Josephine closed her eyes, pressing her finger into the metal, letting it indent her thumb. She’d left that life behind, long nights spent chasing men who didn’t deserve mercy, trading it all for a quiet life with her flock and enough money to keep flowers on the windowsill at least.
She stood, dusted ash from her hands, and holstered the Colt at her hip.
“Coyote Kent Nelson,” she murmured. “You picked the wrong girl to burn.”
Josephine mounted up again, heading straight towards the canyon on the map, where her father had marked down on the map, a place she’d sworn never to return to.
She rode for the better part of the day, crossing the high plains at a steady lope. The wind blew in her face something fierce, whipping her hair and Bluebell's mane, but she didn't mind. It was carrying the smoke in the opposite direction, and the sooner she got away from the black, acrid remains of her home, the sooner her eyes would stop tearing up. Because of the stinging smoke, of course.

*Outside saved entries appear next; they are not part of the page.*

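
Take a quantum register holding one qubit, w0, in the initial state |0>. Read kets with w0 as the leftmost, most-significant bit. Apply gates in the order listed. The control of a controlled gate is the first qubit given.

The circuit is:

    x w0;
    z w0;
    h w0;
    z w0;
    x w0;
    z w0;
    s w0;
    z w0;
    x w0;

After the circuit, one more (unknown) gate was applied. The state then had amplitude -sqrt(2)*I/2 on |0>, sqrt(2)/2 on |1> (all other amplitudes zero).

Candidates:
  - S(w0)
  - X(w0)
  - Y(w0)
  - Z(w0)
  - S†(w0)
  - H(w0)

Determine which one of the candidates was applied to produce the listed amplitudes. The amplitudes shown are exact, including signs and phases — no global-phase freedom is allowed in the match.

It was Z(w0) that produced the state shown.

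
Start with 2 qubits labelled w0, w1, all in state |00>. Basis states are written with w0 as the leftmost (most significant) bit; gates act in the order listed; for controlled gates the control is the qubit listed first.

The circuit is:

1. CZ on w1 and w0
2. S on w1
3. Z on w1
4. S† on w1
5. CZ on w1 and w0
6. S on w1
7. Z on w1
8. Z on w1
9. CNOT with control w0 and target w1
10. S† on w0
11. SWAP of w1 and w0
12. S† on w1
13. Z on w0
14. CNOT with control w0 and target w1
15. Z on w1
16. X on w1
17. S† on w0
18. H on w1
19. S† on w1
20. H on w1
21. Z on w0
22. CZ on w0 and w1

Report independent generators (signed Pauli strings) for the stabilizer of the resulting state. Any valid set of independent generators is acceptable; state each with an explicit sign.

The final state is stabilized by the group generated by -IY, +ZI; other independent generating sets are equally valid.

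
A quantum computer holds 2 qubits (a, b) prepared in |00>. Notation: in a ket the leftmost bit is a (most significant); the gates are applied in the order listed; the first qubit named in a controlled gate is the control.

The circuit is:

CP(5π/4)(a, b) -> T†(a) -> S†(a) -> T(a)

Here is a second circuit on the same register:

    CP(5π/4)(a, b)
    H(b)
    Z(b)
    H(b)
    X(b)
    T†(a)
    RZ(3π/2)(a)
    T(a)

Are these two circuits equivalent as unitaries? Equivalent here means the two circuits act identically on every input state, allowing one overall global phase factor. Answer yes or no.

Yes, they are equivalent — the unitaries differ by at most a global phase.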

Josephine didn't dare slow down in case Nelson's gang still pursued her. After an hour passed with no sight of them, she finally relaxed her iron grip on the reins and halted her mare by a small stream. The horse's sudden arrival scared away a flock of sage grouse, who scattered in a flurry of feathers. "Good girl," she whispered. "Get some rest."

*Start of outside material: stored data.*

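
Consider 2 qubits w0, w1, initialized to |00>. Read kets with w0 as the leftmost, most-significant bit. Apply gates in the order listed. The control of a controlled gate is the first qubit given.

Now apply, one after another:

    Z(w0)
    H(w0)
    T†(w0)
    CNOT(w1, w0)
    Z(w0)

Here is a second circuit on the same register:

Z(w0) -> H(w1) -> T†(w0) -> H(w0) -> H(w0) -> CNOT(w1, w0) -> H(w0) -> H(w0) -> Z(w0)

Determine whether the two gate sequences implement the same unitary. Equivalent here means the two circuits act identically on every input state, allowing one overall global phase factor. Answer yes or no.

No, they are not equivalent — no single phase factor reconciles the two unitaries.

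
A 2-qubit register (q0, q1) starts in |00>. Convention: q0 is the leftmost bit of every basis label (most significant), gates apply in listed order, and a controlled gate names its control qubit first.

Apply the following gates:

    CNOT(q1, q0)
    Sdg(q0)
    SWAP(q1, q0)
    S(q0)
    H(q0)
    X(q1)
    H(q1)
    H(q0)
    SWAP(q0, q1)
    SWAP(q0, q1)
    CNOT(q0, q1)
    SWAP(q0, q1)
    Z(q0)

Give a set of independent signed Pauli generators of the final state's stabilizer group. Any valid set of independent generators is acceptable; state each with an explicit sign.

One valid set of independent stabilizer generators is +XI, +IZ (any independent generating set of the same group is equally correct).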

Bluebell nickered in response and lowered her head to sip water from the creek. Jo swung off her sweat-drenched back and scooped up some water herself, enjoying the cold feeling of it against her skin. A patch of goldenrod grew on the opposite bank. For a few minutes, she sat on the ground and focused on the beautiful, sun-soaked color of the fuzzy little flower petals, the shape of each leaf and the way the shadows fell across them, the rhythm of the long stems moving back and forth in the breeze. She found there was always something hypnotic in watching wildflowers, those subtle little touches of beauty in the world that made a person feel calm and cared for. Slowly, her breathing slowed down and her vision cleared of its salt-stained haze.

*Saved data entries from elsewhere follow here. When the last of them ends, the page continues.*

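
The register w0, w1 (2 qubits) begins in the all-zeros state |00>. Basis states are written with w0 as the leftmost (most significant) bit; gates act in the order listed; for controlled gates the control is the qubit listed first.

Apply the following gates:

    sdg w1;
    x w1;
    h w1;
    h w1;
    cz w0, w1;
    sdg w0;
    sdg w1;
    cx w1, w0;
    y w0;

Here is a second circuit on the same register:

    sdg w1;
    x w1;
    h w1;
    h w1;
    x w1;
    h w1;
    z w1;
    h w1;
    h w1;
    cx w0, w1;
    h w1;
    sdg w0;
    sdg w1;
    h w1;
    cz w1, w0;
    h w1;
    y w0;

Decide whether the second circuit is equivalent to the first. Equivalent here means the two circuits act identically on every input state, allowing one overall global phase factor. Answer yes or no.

No, they are not equivalent — no single phase factor reconciles the two unitaries.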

By the time she swung back into the saddle, she felt much better. But she was still a woman on a mission, and much more riding lay ahead.
As she continued, grasses gave way to dryer scrubland. A hawk circled lazily in the sky above, searching for prey in the reddish dirt. Still she kept riding, past sagebrush and prickly pear, over cracked earth and muddy creek beds, kicking up a trail of dust as she went. She only had to stop twice and check the map to make sure she was going the right way. It had been so long, after all. The landmarks might not be the same.
Josephine almost didn't notice when she reached the canyon. Sure was hidden well. As she guided Bluebell down the narrow, zigzagging trail, a sudden twinge of nervousness shot through her body, starting from the pocket where her badge sat. She closed her eyes and remembered the goldenrod flowers. Petals. Leaves. Stems. She relaxed a little bit. Rounding a hairpin turn, the outpost came into view: carved directly into the canyon wall, cliff dwellings originally created by ancient Indians thousands of years now. She smelled food cooking inside, mixed with the subtle, crisp tang of gunpowder from the magazine. She was going to need some of that soon enough, along with bullets--high-caliber ones this time, ones that could pierce hidden armor.
There were many ways to get even with a man, depending on context--drinking him under the table, filing a civil tort, starting a bar brawl, showing a bit of class and common decency.
But if you wanted to get even with a gang of fully armed outlaws, that was a different story, involving gunpowder, lead, and good horses. And nobody in the whole world made outlaws pay for their crimes like the Texas Rangers.